We stayed at Lake Baikal the following day, pottering around, swimming in the lake, doing some laundry (I even went for a run), trying to avoid the cattle and horses that were roaming around, before heading away from Lake Baikal and camping a few km along the road back towards Ulan-Ude. This time we’d taken the other road (from our initial option of 2 roads to get to the lake), and discovered it was a main, tarmac’d road that even tour buses could get along. Bet we had a more fun drive to the lake than they did though!
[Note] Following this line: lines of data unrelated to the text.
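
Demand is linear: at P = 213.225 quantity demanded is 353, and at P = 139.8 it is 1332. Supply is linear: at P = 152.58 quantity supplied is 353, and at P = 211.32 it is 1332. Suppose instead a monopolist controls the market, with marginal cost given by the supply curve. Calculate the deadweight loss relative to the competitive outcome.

Demand slope = (139.8 − 213.225)/(1332 − 353) = −0.075, so P = 239.7 − 0.075Q.
Supply slope = (211.32 − 152.58)/(1332 − 353) = 0.06, so P = 131.4 + 0.06Q.
Competitive equilibrium: 239.7 − 0.075Q = 131.4 + 0.06Q → Q* = 802.22222, P* = 179.53333.
Marginal revenue: MR = 239.7 − 0.15Q. Set MR = MC: 239.7 − 0.15Q = 131.4 + 0.06Q → Q_m = 515.71429.
Price P_m = 239.7 − 0.075·515.71429 = 201.02143; MC(Q_m) = 131.4 + 0.06·515.71429 = 162.34286.
Competitive Q* = 802.22222, so ΔQ = 286.50793; wedge = 201.02143 − 162.34286 = 38.67857.
DWL = ½ × 286.50793 × 38.67857 = 5540.86.

5540.86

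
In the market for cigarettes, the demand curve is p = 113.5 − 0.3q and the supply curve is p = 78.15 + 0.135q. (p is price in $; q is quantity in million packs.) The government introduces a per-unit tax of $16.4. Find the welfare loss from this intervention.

Competitive equilibrium: 113.5 − 0.3q = 78.15 + 0.135q → q* = 81.2644, p* = 89.1207.
With the tax, the buyer price exceeds the seller price by 16.4: (113.5 − 0.3q) − (78.15 + 0.135q) = 16.4 → q' = 43.5632.
Δq = 81.2644 − 43.5632 = 37.7012; the wedge equals the tax, 16.4.
DWL = ½ × 37.7012 × 16.4 = $309.15 million.

$309.15 million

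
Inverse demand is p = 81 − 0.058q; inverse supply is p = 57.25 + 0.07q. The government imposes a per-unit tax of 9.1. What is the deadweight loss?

323.48

Competitive equilibrium: 81 − 0.058q = 57.25 + 0.07q → q* = 185.5469, p* = 70.2383.
With the tax, the buyer price exceeds the seller price by 9.1: (81 − 0.058q) − (57.25 + 0.07q) = 9.1 → q' = 114.4531.
Δq = 185.5469 − 114.4531 = 71.0938; the wedge equals the tax, 9.1.
Deadweight loss = ½ × 71.0938 × 9.1 = 323.48.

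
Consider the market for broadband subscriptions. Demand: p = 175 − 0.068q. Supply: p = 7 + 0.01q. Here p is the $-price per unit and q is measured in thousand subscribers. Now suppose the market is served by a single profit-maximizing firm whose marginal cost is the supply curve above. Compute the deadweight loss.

Competitive equilibrium: 175 − 0.068q = 7 + 0.01q → q* = 2153.846154, p* = 28.538462.
Marginal revenue: MR = 175 − 0.136q. Set MR = MC: 175 − 0.136q = 7 + 0.01q → q_m = 1150.684932.
Price p_m = 175 − 0.068·1150.684932 = 96.753425; MC(q_m) = 7 + 0.01·1150.684932 = 18.506849.
Competitive q* = 2153.846154, so Δq = 1003.161222; wedge = 96.753425 − 18.506849 = 78.246576.
Deadweight loss = ½ × 1003.161222 × 78.246576 = $39246.97 thousand.

$39246.97 thousand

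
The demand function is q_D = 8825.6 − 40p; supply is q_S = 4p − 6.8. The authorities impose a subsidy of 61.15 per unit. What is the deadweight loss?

In inverse form: demand p = 220.64 − 0.025q, supply p = 1.7 + 0.25q.
Competitive equilibrium: 220.64 − 0.025q = 1.7 + 0.25q → q* = 796.1455, p* = 200.7364.
The subsidy lowers effective supply by 61.15: p = 0.25q − 59.45.
New quantity: 220.64 − 0.025q = 0.25q − 59.45 → q' = 1018.5091.
Overproduction Δq = 1018.5091 − 796.1455 = 222.3636; wedge = subsidy = 61.15.
Welfare loss = ½ × 222.3636 × 61.15 = 6798.77.

6798.77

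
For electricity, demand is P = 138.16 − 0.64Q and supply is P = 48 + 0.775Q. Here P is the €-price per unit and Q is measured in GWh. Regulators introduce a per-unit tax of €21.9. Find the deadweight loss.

Competitive equilibrium: 138.16 − 0.64Q = 48 + 0.775Q → Q* = 63.7173, P* = 97.3809.
With the tax, the buyer price exceeds the seller price by 21.9: (138.16 − 0.64Q) − (48 + 0.775Q) = 21.9 → Q' = 48.2403.
ΔQ = 63.7173 − 48.2403 = 15.477; the wedge equals the tax, 21.9.
Welfare loss = ½ × 15.477 × 21.9 = €169.47.

€169.47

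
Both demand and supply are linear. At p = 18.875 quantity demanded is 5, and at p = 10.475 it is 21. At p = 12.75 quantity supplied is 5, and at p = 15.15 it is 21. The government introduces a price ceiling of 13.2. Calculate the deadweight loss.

12.45

Demand slope = (10.475 − 18.875)/(21 − 5) = −0.525, so p = 21.5 − 0.525q.
Supply slope = (15.15 − 12.75)/(21 − 5) = 0.15, so p = 12 + 0.15q.
Competitive equilibrium: 21.5 − 0.525q = 12 + 0.15q → q* = 14.0741, p* = 14.1111.
At the ceiling p = 13.2, quantity supplied = (13.2 − 12)/0.15 = 8.
Willingness to pay at q' = 8: 21.5 − 0.525·8 = 17.3.
Δq = 14.0741 − 8 = 6.0741; wedge = 17.3 − 13.2 = 4.1.
DWL = ½ × 6.0741 × 4.1 = 12.45.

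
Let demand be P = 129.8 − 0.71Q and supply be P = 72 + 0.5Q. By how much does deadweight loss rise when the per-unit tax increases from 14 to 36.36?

Competitive equilibrium: 129.8 − 0.71Q = 72 + 0.5Q → Q* = 47.7686, P* = 95.8843.
For a per-unit tax t: ΔQ = t/1.21, so DWL = ½·t·(t/1.21) = t²/2.42.
At t = 14: DWL = 80.992. At t = 36.36: DWL = 546.301.
Increase = 546.301 − 80.992 = 465.31.

465.31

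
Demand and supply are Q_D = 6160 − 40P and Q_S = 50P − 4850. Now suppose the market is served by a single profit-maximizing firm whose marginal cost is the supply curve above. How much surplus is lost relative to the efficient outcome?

4604.59

In inverse form: demand P = 154 − 0.025Q, supply P = 97 + 0.02Q.
Competitive equilibrium: 154 − 0.025Q = 97 + 0.02Q → Q* = 1266.66667, P* = 122.33333.
Marginal revenue: MR = 154 − 0.05Q. Set MR = MC: 154 − 0.05Q = 97 + 0.02Q → Q_m = 814.28571.
Price P_m = 154 − 0.025·814.28571 = 133.64286; MC(Q_m) = 97 + 0.02·814.28571 = 113.28571.
Competitive Q* = 1266.66667, so ΔQ = 452.38096; wedge = 133.64286 − 113.28571 = 20.35715.
Deadweight loss = ½ × 452.38096 × 20.35715 = 4604.59.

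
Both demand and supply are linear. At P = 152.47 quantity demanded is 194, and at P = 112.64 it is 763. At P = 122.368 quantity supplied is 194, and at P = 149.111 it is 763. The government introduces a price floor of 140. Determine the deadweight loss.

Demand slope = (112.64 − 152.47)/(763 − 194) = −0.07, so P = 166.05 − 0.07Q.
Supply slope = (149.111 − 122.368)/(763 − 194) = 0.047, so P = 113.25 + 0.047Q.
Competitive equilibrium: 166.05 − 0.07Q = 113.25 + 0.047Q → Q* = 451.2821, P* = 134.4603.
At the floor P = 140, quantity demanded = (166.05 − 140)/0.07 = 372.1429.
Sellers' marginal cost at Q' = 372.1429: 113.25 + 0.047·372.1429 = 130.7407.
ΔQ = 451.2821 − 372.1429 = 79.1392; wedge = 140 − 130.7407 = 9.2593.
Deadweight loss = ½ × 79.1392 × 9.2593 = 366.39.

366.39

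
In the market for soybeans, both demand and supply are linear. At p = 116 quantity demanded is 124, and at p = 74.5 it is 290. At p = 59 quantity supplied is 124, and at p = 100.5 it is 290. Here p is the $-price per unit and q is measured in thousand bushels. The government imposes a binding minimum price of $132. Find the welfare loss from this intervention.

$7921 thousand

Demand slope = (74.5 − 116)/(290 − 124) = −0.25, so p = 147 − 0.25q.
Supply slope = (100.5 − 59)/(290 − 124) = 0.25, so p = 28 + 0.25q.
Competitive equilibrium: 147 − 0.25q = 28 + 0.25q → q* = 238, p* = 87.5.
At the floor p = 132, quantity demanded = (147 − 132)/0.25 = 60.
Sellers' marginal cost at q' = 60: 28 + 0.25·60 = 43.
Δq = 238 − 60 = 178; wedge = 132 − 43 = 89.
Deadweight loss = ½ × 178 × 89 = $7921 thousand.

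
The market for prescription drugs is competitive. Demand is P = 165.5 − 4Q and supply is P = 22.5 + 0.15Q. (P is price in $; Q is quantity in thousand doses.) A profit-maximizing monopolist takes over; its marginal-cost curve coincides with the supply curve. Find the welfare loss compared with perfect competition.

Competitive equilibrium: 165.5 − 4Q = 22.5 + 0.15Q → Q* = 34.4578, P* = 27.6687.
Marginal revenue: MR = 165.5 − 8Q. Set MR = MC: 165.5 − 8Q = 22.5 + 0.15Q → Q_m = 17.546.
Price P_m = 165.5 − 4·17.546 = 95.316; MC(Q_m) = 22.5 + 0.15·17.546 = 25.1319.
Competitive Q* = 34.4578, so ΔQ = 16.9118; wedge = 95.316 − 25.1319 = 70.1841.
The triangle = ½ × 16.9118 × 70.1841 = $593.47 thousand.

$593.47 thousand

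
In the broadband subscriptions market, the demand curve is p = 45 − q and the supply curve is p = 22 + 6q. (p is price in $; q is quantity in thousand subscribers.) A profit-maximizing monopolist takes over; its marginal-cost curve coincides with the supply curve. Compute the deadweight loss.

Competitive equilibrium: 45 − q = 22 + 6q → q* = 3.2857, p* = 41.7143.
Marginal revenue: MR = 45 − 2q. Set MR = MC: 45 − 2q = 22 + 6q → q_m = 2.875.
Price p_m = 45 − 1·2.875 = 42.125; MC(q_m) = 22 + 6·2.875 = 39.25.
Competitive q* = 3.2857, so Δq = 0.4107; wedge = 42.125 − 39.25 = 2.875.
DWL = ½ × 0.4107 × 2.875 = $0.59 thousand.

$0.59 thousand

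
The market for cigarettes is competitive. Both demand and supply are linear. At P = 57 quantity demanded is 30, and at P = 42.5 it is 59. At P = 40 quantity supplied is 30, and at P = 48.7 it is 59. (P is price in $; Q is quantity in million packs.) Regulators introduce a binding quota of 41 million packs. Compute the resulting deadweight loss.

Demand slope = (42.5 − 57)/(59 − 30) = −0.5, so P = 72 − 0.5Q.
Supply slope = (48.7 − 40)/(59 − 30) = 0.3, so P = 31 + 0.3Q.
Competitive equilibrium: 72 − 0.5Q = 31 + 0.3Q → Q* = 51.25, P* = 46.375.
At Q = 41: demand price = 72 − 0.5·41 = 51.5; supply price = 31 + 0.3·41 = 43.3.
ΔQ = 51.25 − 41 = 10.25; wedge = 51.5 − 43.3 = 8.2.
The triangle = ½ × 10.25 × 8.2 = $42.025 million.

$42.025 million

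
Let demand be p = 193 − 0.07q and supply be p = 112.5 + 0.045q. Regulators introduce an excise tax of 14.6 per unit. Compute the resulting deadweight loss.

Competitive equilibrium: 193 − 0.07q = 112.5 + 0.045q → q* = 700, p* = 144.
With the tax, the buyer price exceeds the seller price by 14.6: (193 − 0.07q) − (112.5 + 0.045q) = 14.6 → q' = 573.0435.
Δq = 700 − 573.0435 = 126.9565; the wedge equals the tax, 14.6.
DWL = ½ × 126.9565 × 14.6 = 926.78.

926.78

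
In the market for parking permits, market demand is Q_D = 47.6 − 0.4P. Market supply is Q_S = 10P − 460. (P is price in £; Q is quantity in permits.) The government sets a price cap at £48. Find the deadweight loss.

£84.81

In inverse form: demand P = 119 − 2.5Q, supply P = 46 + 0.1Q.
Competitive equilibrium: 119 − 2.5Q = 46 + 0.1Q → Q* = 28.0769, P* = 48.8077.
At the ceiling P = 48, quantity supplied = (48 − 46)/0.1 = 20.
Willingness to pay at Q' = 20: 119 − 2.5·20 = 69.
ΔQ = 28.0769 − 20 = 8.0769; wedge = 69 − 48 = 21.
The triangle = ½ × 8.0769 × 21 = £84.81.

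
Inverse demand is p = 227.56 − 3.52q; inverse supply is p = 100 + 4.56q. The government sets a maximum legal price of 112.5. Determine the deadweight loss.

Competitive equilibrium: 227.56 − 3.52q = 100 + 4.56q → q* = 15.7871, p* = 171.9893.
At the ceiling p = 112.5, quantity supplied = (112.5 − 100)/4.56 = 2.7412.
Willingness to pay at q' = 2.7412: 227.56 − 3.52·2.7412 = 217.911.
Δq = 15.7871 − 2.7412 = 13.0459; wedge = 217.911 − 112.5 = 105.411.
The triangle = ½ × 13.0459 × 105.411 = 687.59.

687.59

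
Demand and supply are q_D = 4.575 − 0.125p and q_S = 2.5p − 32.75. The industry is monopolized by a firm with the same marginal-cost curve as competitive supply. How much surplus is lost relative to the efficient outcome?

In inverse form: demand p = 36.6 − 8q, supply p = 13.1 + 0.4q.
Competitive equilibrium: 36.6 − 8q = 13.1 + 0.4q → q* = 2.7976, p* = 14.219.
Marginal revenue: MR = 36.6 − 16q. Set MR = MC: 36.6 − 16q = 13.1 + 0.4q → q_m = 1.4329.
Price p_m = 36.6 − 8·1.4329 = 25.1368; MC(q_m) = 13.1 + 0.4·1.4329 = 13.6732.
Competitive q* = 2.7976, so Δq = 1.3647; wedge = 25.1368 − 13.6732 = 11.4636.
Deadweight loss = ½ × 1.3647 × 11.4636 = 7.82.

7.82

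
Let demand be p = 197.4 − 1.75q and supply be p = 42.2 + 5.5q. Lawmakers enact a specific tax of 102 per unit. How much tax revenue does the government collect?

Competitive equilibrium: 197.4 − 1.75q = 42.2 + 5.5q → q* = 21.4069, p* = 159.9379.
With the tax, the buyer price exceeds the seller price by 102: (197.4 − 1.75q) − (42.2 + 5.5q) = 102 → q' = 7.3379.
Tax revenue = 102 × 7.3379 = 748.47.

748.47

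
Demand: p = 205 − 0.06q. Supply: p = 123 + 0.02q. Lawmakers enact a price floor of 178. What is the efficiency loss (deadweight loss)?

13225

Competitive equilibrium: 205 − 0.06q = 123 + 0.02q → q* = 1025, p* = 143.5.
At the floor p = 178, quantity demanded = (205 − 178)/0.06 = 450.
Sellers' marginal cost at q' = 450: 123 + 0.02·450 = 132.
Δq = 1025 − 450 = 575; wedge = 178 − 132 = 46.
The triangle = ½ × 575 × 46 = 13225.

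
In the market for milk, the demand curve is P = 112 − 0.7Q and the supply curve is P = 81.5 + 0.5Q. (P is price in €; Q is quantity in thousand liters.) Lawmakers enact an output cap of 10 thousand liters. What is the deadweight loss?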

After driving through Ulan-Ude for the second time, we turned south and headed towards the border with Mongolia, less than a day’s drive away. We stopped about 100km from the border, and found another beautiful riverside spot to camp, complete with a local farmer’s dog that turned up as soon as we stopped, and lay happily snoozing underneath a tree nearby all afternoon until it got dark and it ran off back to the farmhouse. Mildly concerning at first as it was a rather large, Alsation-esque dog, but in reality it was pretty grey round the muzzle, walked a bit stiffly, and was generally pretty chilled out. I did keep an eye on it whilst I was cooking dinner though! Another beautiful sunset, and then we were on the road to Mongolia!
I am happy to say that eastern Russia totally surprised me. I’m not sure what I’d expected, but it was beautiful and vast, with lakes, meadows, mountains, swampland, forests, plains and wide, wide open spaces full of some spectacular scenery. What I’d initially envisaged as the necessary part of the journey to reach Mongolia had turned into a fantastic journey all of its own.